Defenders of the present system argue that it has prevented another scandal. If one were to carry that logic to its conclusion, we should have a Legislative Nominating Commission and a Governor Nominating Commission, removing the voters from accidentally choosing corrupt politicians. After all, governors and legislators are not above corrupt activities, as history has demonstrated.
For now, we operate under the system in which all the voters can do is to vote to retain, or vote not to retain an appellate court justice.
One judge of the Court of Civil Appeals who has produced some controversy is Jane Wiseman, first named to the court by Governor Brad Henry. She has been retained by the voters in the past, but her choosing to officiate in the ceremony of the first legalized homosexual marriage in Oklahoma history (between two women), could, if publicized, cause her some trouble in getting retained by the voters.
Governor Henry also put Deborah Barnes on the Court of Civil Appeal, and she has been retained twice. Despite not having been governor since January 1987, Governor George P. Nigh’s selection of Keith Rapp in 1984 has given him an impact on state government since that time. Rapp is a former public defender.
On the Court of Criminal Appeals, Robert L. Hudson received his nomination from Governor Mary Fallin. Hudson has also served as a commissioner for the Oklahoma State Bureau of Investigation, and as a deacon in Guthrie’s First Baptist Church. Governor Henry Bellmon put Gary Lampkin on the Court of Criminal Appeals in 1988.
Finally, the state Supreme Court includes John Kane IV, who was selected by Governor Kevin Stitt to fill a vacancy on the court in 2019. Kane had previously been president of the Oklahoma Judicial Conference from 2013-14, and was presiding judge for the Oklahoma Court on the Judiciary when tapped by Governor Stitt.
Although Governor Frank Keating picked Tom Colbert to be the chief judge of the Court of Civil Appeals, it was his successor, Brad Henry, who named Colbert to the state Supreme Court in 2004. He is the first African-American on the Oklahoma Supreme Court.
Governor Mary Fallin named Richard Darby to the Supreme Court in 2018. Darby’s wife, Dana, is the superintendent of the Altus Christian Academy, and their son, Ben, is with the Oklahoma Highway Patrol.

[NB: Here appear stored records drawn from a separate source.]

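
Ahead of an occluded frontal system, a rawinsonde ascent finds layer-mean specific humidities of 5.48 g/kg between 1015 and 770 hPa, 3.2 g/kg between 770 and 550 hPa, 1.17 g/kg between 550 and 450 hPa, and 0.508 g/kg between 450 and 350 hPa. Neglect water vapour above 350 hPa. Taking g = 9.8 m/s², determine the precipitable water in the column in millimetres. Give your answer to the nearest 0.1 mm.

Precipitable water is the column-integrated vapour mass per unit area: PW = (1/g) Σ q̄ Δp, with q in kg/kg and Δp in Pa (1 kg/m² of water = 1 mm).
Layer 1015–770 hPa: Δp = 245 hPa = 24500 Pa, q̄ = 0.00548 kg/kg → 0.00548 × 24500 / 9.8 = 13.70 mm
Layer 770–550 hPa: Δp = 220 hPa = 22000 Pa, q̄ = 0.0032 kg/kg → 0.0032 × 22000 / 9.8 = 7.18 mm
Layer 550–450 hPa: Δp = 100 hPa = 10000 Pa, q̄ = 0.00117 kg/kg → 0.00117 × 10000 / 9.8 = 1.19 mm
Layer 450–350 hPa: Δp = 100 hPa = 10000 Pa, q̄ = 0.000508 kg/kg → 0.000508 × 10000 / 9.8 = 0.52 mm
PW = 13.70 + 7.18 + 1.19 + 0.52 = 22.59 ≈ 22.6 mm.

PW ≈ 22.6 mm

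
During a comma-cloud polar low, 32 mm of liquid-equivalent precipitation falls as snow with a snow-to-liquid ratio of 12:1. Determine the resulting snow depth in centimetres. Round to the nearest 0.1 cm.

Snow depth = liquid × ratio = 32 mm × 12 = 384 mm = 38.4 cm.

snow depth ≈ 38.4 cm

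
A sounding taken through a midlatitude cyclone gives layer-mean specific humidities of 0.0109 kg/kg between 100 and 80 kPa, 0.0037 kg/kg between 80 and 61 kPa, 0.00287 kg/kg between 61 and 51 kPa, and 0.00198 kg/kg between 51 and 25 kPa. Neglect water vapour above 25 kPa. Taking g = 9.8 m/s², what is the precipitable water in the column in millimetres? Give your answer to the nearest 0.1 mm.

PW ≈ 37.6 mm

Precipitable water is the column-integrated vapour mass per unit area: PW = (1/g) Σ q̄ Δp, with q in kg/kg and Δp in Pa (1 kg/m² of water = 1 mm).
Layer 100–80 kPa: Δp = 200 hPa = 20000 Pa, q̄ = 0.0109 kg/kg → 0.0109 × 20000 / 9.8 = 22.24 mm
Layer 80–61 kPa: Δp = 190 hPa = 19000 Pa, q̄ = 0.0037 kg/kg → 0.0037 × 19000 / 9.8 = 7.17 mm
Layer 61–51 kPa: Δp = 100 hPa = 10000 Pa, q̄ = 0.00287 kg/kg → 0.00287 × 10000 / 9.8 = 2.93 mm
Layer 51–25 kPa: Δp = 260 hPa = 26000 Pa, q̄ = 0.00198 kg/kg → 0.00198 × 26000 / 9.8 = 5.25 mm
PW = 22.24 + 7.17 + 2.93 + 5.25 = 37.59 ≈ 37.6 mm.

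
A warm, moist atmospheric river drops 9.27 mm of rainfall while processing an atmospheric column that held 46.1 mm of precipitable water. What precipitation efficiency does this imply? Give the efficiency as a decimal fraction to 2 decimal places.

ε = rainfall / PW = 9.27 / 46.1 = 0.20.

ε ≈ 0.20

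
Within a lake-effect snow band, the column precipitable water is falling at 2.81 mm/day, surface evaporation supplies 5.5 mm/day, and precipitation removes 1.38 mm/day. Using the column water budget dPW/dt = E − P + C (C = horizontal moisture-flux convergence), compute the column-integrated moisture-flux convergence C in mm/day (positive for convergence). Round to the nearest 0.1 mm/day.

dPW/dt = -2.81 mm/day.
C = dPW/dt − E + P = (-2.81) − 5.5 + 1.38 = -6.9 mm/day.

C ≈ -6.9 mm/day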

It should be noted that were any of the incumbent judges be defeated for retention this fall, the person who would name their replacement would be Governor Stitt. But, of course, he would be limited to those three names given him by the Judicial Nominating Commission.
While a conservative voter could use the strategy of voting to retain all of the judges picked by a Republican governor (and vote against those chosen by a Democrat governor), or could decide to vote them all out, and hope that Governor Stitt could pick a better judge, it should be stressed that whatever person Stitt chose would still have to have had the approval of the generally liberal Judicial Nominating Commission.
It is probable that a judiciary more to conservative’s liking would result from allowing Governor Stitt to name whomever he wished, and leave it up to the State Senate to confirm, providing a check.